Running low on disk space has always been problematic with Cassandra. Databases obviously need disk space, and Cassandra is no different. With compaction, we need enough space while we’re performing a compaction for the original files as well as the new ones. This can add up to a significant amount on very dense nodes. This check happens before a compaction starts and is relatively simple. It looks at the the total space used by all sstables, adds it up, and checks it against available disk space. If there’s enough space at that moment, the compaction can begin. For better or worse, it doesn’t take into account space that will be used by other compactions that are already running. This can sometimes cause 2 compactions to compete over disk space.
As a simple example, if we only had a 10GB drive, with two 4GB files, the check would fail and we would not be able to compact the two together. When a compaction fails in this manner, it throws an exception and silently fails. When compactions start failing in this manner, we don’t see pending tasks decrease. As SSTables are written to disk, we see compaction tasks continue to fail and pending tasks increase.

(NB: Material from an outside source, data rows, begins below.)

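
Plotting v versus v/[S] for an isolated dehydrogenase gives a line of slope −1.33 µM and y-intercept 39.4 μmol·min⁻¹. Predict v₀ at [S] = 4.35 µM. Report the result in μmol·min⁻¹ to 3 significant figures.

30.2 μmol·min⁻¹

In the Eadie–Hofstee form v = Vmax − Km·(v/[S]), the slope is −Km and the intercept is Vmax, so Km = 1.33 µM and Vmax = 39.4 μmol·min⁻¹.
v = 39.4 × 4.35/(1.33 + 4.35) = 30.2 μmol·min⁻¹.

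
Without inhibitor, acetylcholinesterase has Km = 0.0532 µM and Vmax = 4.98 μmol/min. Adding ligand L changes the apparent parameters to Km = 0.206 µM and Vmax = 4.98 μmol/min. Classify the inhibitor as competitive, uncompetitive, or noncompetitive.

competitive

Km increases (0.0532 → 0.206 µM) while Vmax is unchanged — the hallmark of competitive inhibition.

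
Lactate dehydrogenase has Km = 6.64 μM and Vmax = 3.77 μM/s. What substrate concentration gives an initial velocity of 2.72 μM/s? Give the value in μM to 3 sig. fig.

Rearranging v = Vmax[S]/(Km+[S]) gives [S] = Km·v/(Vmax − v).
[S] = 6.64 × 2.72 / (3.77 − 2.72) = 18.06/1.050 = 17.2 μM.

17.2 μM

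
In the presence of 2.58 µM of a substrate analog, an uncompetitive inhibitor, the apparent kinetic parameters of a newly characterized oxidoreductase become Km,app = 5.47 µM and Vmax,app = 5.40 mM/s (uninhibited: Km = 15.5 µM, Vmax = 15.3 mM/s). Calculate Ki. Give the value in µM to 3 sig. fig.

Uncompetitive: Vmax,app = Vmax/α (and Km,app = Km/α) with α = 1 + [I]/Ki.
α = Vmax/Vmax,app = 15.3/5.40 = 2.833.
Ki = [I]/(α − 1) = 2.58/1.833 = 1.41 µM.

1.41 µM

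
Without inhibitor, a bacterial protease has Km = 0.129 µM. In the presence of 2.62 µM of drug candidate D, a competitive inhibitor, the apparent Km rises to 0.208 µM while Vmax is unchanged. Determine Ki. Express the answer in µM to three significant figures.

4.28 µM

Competitive: Km,app = α·Km with α = 1 + [I]/Ki.
α = Km,app/Km = 0.208/0.129 = 1.612.
Ki = [I]/(α − 1) = 2.62/0.6124 = 4.28 µM.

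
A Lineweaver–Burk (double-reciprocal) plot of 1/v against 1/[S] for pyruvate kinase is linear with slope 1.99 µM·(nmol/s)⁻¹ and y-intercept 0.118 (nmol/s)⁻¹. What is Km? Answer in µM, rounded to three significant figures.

16.9 µM

y-intercept = 1/Vmax ⇒ Vmax = 8.47 nmol/s; slope = Km/Vmax ⇒ Km = slope × Vmax.
Km = 1.99 × 8.47 = 16.9 µM.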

In a more complicated example, lets suppose we have a little over 100GB of total space, and we have seven SStables that are 10GB each. If we try to perform a compaction across all of them, we won’t have enough space to finish the compaction. The CompactionTask would require 70GB of free space when we only have 30GB left, so we reasonably do not start a new task with all the SSTables. As a workaround we can logically remove SStables from the task until we know we have enough space to complete the compaction. Doing that would allow us to perform smaller compactions, freeing up the space until we’ve reclaimed enough disk space to handle the larger ones. In the Cassandra 3.0 branch that logic is found in
org.apache.cassandra.db.compaction.CompactionTask#checkAvailableDiskSpace(). Unfortunately, that has only just started working correctly in versions 2.2.9, 3.0.11, 3.10, and 4.0.
In versions prior to these, if you’re running low on disk space, compactions will start and immediately fail, silently. This is due to a miscalculation when checking how much space will be used by the compaction task after SSTables have been removed. This bug can be confusing, since it will appear that compactions have simply stopped running altogether. The nuance is that they’re running, but immediately aborting, not telling the operator. To learn more, see CASSANDRA-12979. Additionally, we contributed CASSANDRA-13015 to expose JMX metrics around failing compactions as well as compactions which have had to drop SStables due to limited disk space. This will help operators know exactly how much impact their disks have had on Cassandra’s ability to perform compaction.
The only way to work around the issue in unfixed versions is to force user defined compactions on tables which you know will free up space. This is a time consuming and tedious process, and we strongly recommend updating to a version of Cassandra with the CASSANDRA-12979 fix if you’re going to run dense nodes with close to full disks.
Hopefully at this point you can see how some design choices of compaction can have an impact on a production server. In later posts, we’ll explore some other interesting design choices of compaction, such as how repair affects things, vnodes, disk failure and recovery.